Is there something that interfaith leaders are doing to defuse some of these tensions? Is there language that they’re using that you taught over your years at Harvard that may be making a difference?

I think the main language of interfaith relations is dialogue, which is to say, listening carefully to what people have to say, listening to their communities, not just individual people. Speaking, but speaking in a way that is not trying to undercut them, but to understand, and that sense that the give and take of dialogue doesn’t mean you’re all going to agree. It’s not about agreement. It’s about coming to see another point of view. That’s really critical.

How did your views of religions in India transform your perspectives of religious pluralism in the U.S.?

Diana Eck in 1981. (Courtesy photo)

Diana Eck in 1981. (Courtesy photo)

It’s interesting because India and America are both very complicated multireligious democracies. And both have had sort of the rise of certain authoritarian leaders and that certainly has been the case with Prime Minister Modi in India that has become threatening to Muslim minorities and Christian minorities in India — not only threatening but deadly in some cases. One of the great strengths of Indian civilization was the fact that it had managed over the course of many centuries to become the home, a real home, to a whole spectrum of people who would call themselves Hindu, Muslims, Christians, Sikhs, Jews, Zoroastrians — the whole lot — that it had become a civilization that was multireligious and multicultural and that is beginning to dim, at least in the current moment, with the rise of what they call Hindutva, Hinduness, as the essence of India.

Hindus have very successfully, since the 1965 Immigration Act, come to the U.S. and put down roots, have built landmark temples from coast to coast, have created summer camps for their kids, have participated in politics, have sort of been the engines of the Silicon Valley. But one of the interesting things to me is they have not become as outreaching and involved in interfaith affairs as I might have expected and sometimes they need to be invited. Sometimes we might say they don’t have a leadership structure that is like that of clergy and rabbis and imams. But their presence here, I think, is extremely important. They are by far, the most educated and the wealthiest of America’s new immigrant groups, and some of that wealth actually has transferred itself back to India, in support of some of the Hindu movements there.

But I do think America’s multicultural multireligious democracy is one that now is among these experiments in national life that needs to be recognized and protected because we could fail. We could fall into fractious divisions as well, could extend the sort of ethic of pluralism to recognize that what we have is something enormously precious. And frankly, it is not going away, no matter how authoritarian any new regime might be. I mean, Muslim, Hindu, Sikh Americans, Buddhist Americans are here to stay. They’re not going anywhere.

You have many titles: academician, mentor, scholar.
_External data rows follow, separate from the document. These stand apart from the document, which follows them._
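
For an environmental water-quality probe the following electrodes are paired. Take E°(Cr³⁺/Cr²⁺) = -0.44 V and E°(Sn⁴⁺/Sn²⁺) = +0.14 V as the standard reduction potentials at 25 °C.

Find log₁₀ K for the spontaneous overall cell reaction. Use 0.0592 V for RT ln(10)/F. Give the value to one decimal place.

19.6

Cathode: Sn⁴⁺/Sn²⁺; anode: Cr³⁺/Cr²⁺. E°cell = +0.58 V, n = 2.
log K = nE°cell / 0.0592 = (2)(+0.58) / 0.0592 = 19.6.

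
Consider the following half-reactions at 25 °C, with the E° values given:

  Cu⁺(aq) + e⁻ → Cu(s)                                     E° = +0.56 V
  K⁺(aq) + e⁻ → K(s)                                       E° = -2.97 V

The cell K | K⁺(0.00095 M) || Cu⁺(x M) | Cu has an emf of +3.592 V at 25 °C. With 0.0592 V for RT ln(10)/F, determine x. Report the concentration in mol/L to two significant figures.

Cu⁺/Cu is the cathode, K⁺/K the anode: E°cell = +3.53 V, n = 1.
Overall reaction: Cu⁺(aq) + K(s) → Cu(s) + K⁺(aq); Q = [K⁺]^1/[Cu⁺]^1.
From E = E° − (0.0592/n) log Q: log Q = (E° − E)·n/0.0592 = (+3.53 − (+3.592))·1/0.0592 = -1.0473.
So 1·log[Cu⁺] = 1·log(0.00095) − log Q = -3.0223 − (-1.0473) = -1.9750; [Cu⁺] = 10^(-1.9750) ≈ 0.011 M.

0.011 M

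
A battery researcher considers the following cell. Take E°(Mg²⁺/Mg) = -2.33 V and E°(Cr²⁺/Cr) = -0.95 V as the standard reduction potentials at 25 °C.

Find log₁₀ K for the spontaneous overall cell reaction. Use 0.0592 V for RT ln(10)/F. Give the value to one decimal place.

46.6

Cathode: Cr²⁺/Cr; anode: Mg²⁺/Mg. E°cell = +1.38 V, n = 2.
log K = nE°cell / 0.0592 = (2)(+1.38) / 0.0592 = 46.6.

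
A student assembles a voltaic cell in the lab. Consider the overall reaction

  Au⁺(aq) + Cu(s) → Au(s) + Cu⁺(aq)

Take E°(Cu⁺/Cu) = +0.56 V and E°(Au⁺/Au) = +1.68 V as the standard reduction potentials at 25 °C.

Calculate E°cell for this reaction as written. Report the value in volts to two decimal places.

+1.12 V

The Au⁺/Au couple has the higher reduction potential, so it is the cathode; Cu⁺/Cu is oxidised at the anode.
E°cell = E°(cathode) − E°(anode) = (+1.68) − (+0.56) = +1.12 V.
Since E°cell > 0, the reaction is spontaneous under standard conditions.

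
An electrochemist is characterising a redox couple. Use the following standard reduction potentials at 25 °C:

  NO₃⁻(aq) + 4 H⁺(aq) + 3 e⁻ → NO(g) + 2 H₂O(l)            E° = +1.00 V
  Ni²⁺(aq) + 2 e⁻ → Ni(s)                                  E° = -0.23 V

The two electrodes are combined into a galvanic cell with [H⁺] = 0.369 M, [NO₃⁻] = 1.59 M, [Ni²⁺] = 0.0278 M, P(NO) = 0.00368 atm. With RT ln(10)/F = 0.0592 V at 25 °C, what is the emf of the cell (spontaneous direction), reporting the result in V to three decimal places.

+1.294 V

NO₃⁻/NO is the cathode (higher E°), Ni²⁺/Ni the anode: E°cell = +1.00 − (-0.23) = +1.23 V, n = 6.
Overall: 2 NO₃⁻(aq) + 8 H⁺(aq) + 3 Ni(s) → 2 NO(g) + 4 H₂O(l) + 3 Ni²⁺(aq)
Q = P(NO)^2·[Ni²⁺]^3 / ([NO₃⁻]^2·[H⁺]^8); log Q = -6.475.
E = E° − (0.0592/n) log Q = +1.23 − (0.0592/6)(-6.475) = +1.294 V.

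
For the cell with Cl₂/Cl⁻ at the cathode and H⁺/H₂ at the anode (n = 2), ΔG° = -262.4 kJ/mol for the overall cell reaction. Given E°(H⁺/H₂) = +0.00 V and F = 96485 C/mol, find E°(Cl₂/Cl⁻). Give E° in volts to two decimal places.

+1.36 V

E°cell = −ΔG°/(nF) = −(-262.4×10³)/((2)(96485)) = +1.360 V.
Since Cl₂/Cl⁻ is the cathode and H⁺/H₂ the anode, E°cell = E°(Cl₂/Cl⁻) − E°(H⁺/H₂).
So E°(Cl₂/Cl⁻) = E°cell + E°(H⁺/H₂) = +1.360 + (+0.00) = +1.36 V.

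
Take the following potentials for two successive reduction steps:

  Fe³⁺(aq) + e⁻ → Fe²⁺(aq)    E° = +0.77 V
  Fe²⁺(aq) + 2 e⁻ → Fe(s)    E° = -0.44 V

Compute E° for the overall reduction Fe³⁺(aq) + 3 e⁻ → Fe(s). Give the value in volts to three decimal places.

-0.037 V

Adding the free-energy changes (−nFE°) of the two steps gives −n₃FE°₃ = −n₁FE°₁ − n₂FE°₂.
E°₃ = (1×+0.77 + 2×-0.44) / 3 = (-0.110) / 3 = -0.037 V.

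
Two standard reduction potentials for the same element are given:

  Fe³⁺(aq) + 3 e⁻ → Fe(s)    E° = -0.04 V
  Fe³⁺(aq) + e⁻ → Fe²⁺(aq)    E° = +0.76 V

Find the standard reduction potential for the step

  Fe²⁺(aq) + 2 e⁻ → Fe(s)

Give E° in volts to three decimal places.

Sequential free energies add, so n₃E°₃ = n₁E°₁ + n₂E°₂.
With n₃ = 3, and the known step contributing 1×(+0.76) V, the unknown satisfies 2·E° = 3×(-0.04) − 1×(+0.76) = -0.880.
E° = -0.880 / 2 = -0.440 V.

-0.440 V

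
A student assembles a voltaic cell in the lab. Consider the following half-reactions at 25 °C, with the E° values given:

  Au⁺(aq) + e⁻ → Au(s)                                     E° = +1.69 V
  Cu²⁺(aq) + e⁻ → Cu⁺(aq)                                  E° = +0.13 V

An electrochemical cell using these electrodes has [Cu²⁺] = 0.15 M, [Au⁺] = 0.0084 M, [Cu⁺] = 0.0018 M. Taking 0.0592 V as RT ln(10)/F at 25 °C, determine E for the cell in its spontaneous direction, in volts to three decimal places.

Au⁺/Au is the cathode (higher E°), Cu²⁺/Cu⁺ the anode: E°cell = +1.69 − (+0.13) = +1.56 V, n = 1.
Overall: Au⁺(aq) + Cu⁺(aq) → Au(s) + Cu²⁺(aq)
Q = [Cu²⁺] / ([Au⁺]·[Cu⁺]); log Q = 3.997.
E = E° − (0.0592/n) log Q = +1.56 − (0.0592/1)(3.997) = +1.323 V.

+1.323 V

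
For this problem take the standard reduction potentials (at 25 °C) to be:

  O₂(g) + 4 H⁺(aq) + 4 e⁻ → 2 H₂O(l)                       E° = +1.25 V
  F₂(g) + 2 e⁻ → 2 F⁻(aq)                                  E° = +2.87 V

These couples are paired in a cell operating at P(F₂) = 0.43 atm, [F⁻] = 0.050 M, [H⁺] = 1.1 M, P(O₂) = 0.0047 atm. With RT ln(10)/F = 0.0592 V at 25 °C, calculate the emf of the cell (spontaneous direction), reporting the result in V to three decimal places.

F₂/F⁻ is the cathode (higher E°), O₂/H₂O the anode: E°cell = +2.87 − (+1.25) = +1.62 V, n = 4.
Overall: 2 F₂(g) + 2 H₂O(l) → 4 F⁻(aq) + O₂(g) + 4 H⁺(aq)
Q = [F⁻]^4·P(O₂)·[H⁺]^4 / (P(F₂)^2); log Q = -6.633.
E = E° − (0.0592/n) log Q = +1.62 − (0.0592/4)(-6.633) = +1.718 V.

+1.718 V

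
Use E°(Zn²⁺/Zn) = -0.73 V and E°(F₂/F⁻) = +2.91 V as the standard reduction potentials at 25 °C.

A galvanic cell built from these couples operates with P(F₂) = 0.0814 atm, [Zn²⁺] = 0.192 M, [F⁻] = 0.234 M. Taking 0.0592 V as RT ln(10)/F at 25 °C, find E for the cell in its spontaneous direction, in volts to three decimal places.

F₂/F⁻ is the cathode (higher E°), Zn²⁺/Zn the anode: E°cell = +2.91 − (-0.73) = +3.64 V, n = 2.
Overall: F₂(g) + Zn(s) → 2 F⁻(aq) + Zn²⁺(aq)
Q = [F⁻]^2·[Zn²⁺] / (P(F₂)); log Q = -0.889.
E = E° − (0.0592/n) log Q = +3.64 − (0.0592/2)(-0.889) = +3.666 V.

+3.666 V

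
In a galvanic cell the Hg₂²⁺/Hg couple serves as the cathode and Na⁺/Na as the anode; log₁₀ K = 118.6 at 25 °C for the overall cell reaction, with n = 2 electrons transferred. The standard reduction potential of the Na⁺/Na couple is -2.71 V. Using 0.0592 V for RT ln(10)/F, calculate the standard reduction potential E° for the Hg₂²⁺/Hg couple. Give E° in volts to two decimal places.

E°cell = (0.0592/n)·log K = (0.0592/2)(118.6) = +3.511 V.
Since Hg₂²⁺/Hg is the cathode and Na⁺/Na the anode, E°cell = E°(Hg₂²⁺/Hg) − E°(Na⁺/Na).
So E°(Hg₂²⁺/Hg) = E°cell + E°(Na⁺/Na) = +3.511 + (-2.71) = +0.80 V.

+0.80 V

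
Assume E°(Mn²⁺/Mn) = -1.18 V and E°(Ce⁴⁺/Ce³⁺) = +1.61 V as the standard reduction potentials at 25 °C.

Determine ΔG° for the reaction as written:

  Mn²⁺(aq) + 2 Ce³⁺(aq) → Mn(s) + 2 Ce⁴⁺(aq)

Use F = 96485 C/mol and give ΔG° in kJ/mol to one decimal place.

+538.4 kJ/mol

As written, Mn²⁺/Mn is reduced (cathode) and Ce⁴⁺/Ce³⁺ is oxidised (anode), so E°cell = (-1.18) − (+1.61) = -2.79 V.
Balancing electrons gives n = 2.
ΔG° = −nFE° = −(2)(96485)(-2.79) = 538,386 J = +538.4 kJ/mol.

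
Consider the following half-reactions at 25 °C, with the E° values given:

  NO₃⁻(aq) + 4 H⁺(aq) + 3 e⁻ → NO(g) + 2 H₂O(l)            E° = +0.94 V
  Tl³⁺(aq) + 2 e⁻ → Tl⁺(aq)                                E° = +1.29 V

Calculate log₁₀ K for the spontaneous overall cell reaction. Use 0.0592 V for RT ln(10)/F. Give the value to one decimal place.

35.5

Cathode: Tl³⁺/Tl⁺; anode: NO₃⁻/NO. E°cell = +0.35 V, n = 6.
log K = nE°cell / 0.0592 = (6)(+0.35) / 0.0592 = 35.5.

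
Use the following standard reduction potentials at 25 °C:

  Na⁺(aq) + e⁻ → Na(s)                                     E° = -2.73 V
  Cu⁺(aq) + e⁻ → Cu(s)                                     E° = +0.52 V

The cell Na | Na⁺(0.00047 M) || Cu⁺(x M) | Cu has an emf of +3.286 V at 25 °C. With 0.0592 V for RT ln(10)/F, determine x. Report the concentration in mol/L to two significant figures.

0.0019 M

Cu⁺/Cu is the cathode, Na⁺/Na the anode: E°cell = +3.25 V, n = 1.
Overall reaction: Cu⁺(aq) + Na(s) → Cu(s) + Na⁺(aq); Q = [Na⁺]^1/[Cu⁺]^1.
From E = E° − (0.0592/n) log Q: log Q = (E° − E)·n/0.0592 = (+3.25 − (+3.286))·1/0.0592 = -0.6081.
So 1·log[Cu⁺] = 1·log(0.00047) − log Q = -3.3279 − (-0.6081) = -2.7198; [Cu⁺] = 10^(-2.7198) ≈ 0.0019 M.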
Would you add to that list activist or advocate?

I think the Pluralism Project is an activist project. I mean, to actively go out and map the changing religious landscape of America. We were looking for things and found a landscape of America that people didn’t even know was there. So I happily accept the title of activist.

Given your faith being influenced by religious pluralism, how do you describe yourself?

I still think of myself as Christian in the sense that that’s my family of origin. There are other families I feel I belong to as well. I do feel at home in the Hindu families I’ve been part of, and in the Hindu temples I have visited so many of, and the same with Islam to a great extent. I’ve been to the Islamic Society of Boston here many times. And I feel it is not my natal tradition but these are close cousins. When I go to the Sikh community, which I do, and I bring my students there too, one of the things I love about them is that it is a religious tradition that basically sings from beginning to end. The Guru Granth Sahib is not just read; it is sung. And when I go to a Sikh gurdwara, I feel like it’s sort of another version of Methodism, that is totally immersed in song and hymnody. And, as for Buddhist, I think Buddhist practice has become so much part of my life and many people’s lives through Thich Nhat Hanh and mindfulness and the ability to focus one’s self in the present, whether walking or breathing or conversing. So, I feel I am a person who has grown up in one tradition that I still cherish and that has given me relatives and access to many other lifeways and ways of faith.

You mentioned your wife, Dorothy Austin, and that the ordination process in Methodism for you in particular would have been harder than the tenure-track race. Could you explain what you mean?

I was very active as a United Methodist kid, you know, I went to the March on Washington with the Methodist Youth Fellowship in 1963. I was on my way to college. I was involved very much in that movement in my high school and early college years, I was very involved with Methodist youth. We were going to Washington my freshman spring break to lobby for the civil rights bill. So it is not inconceivable that I would have decided to become a Methodist minister. But in fact, what really happened was that I spent my junior year in India, and I ended up with a very expansive view of what religion was and is.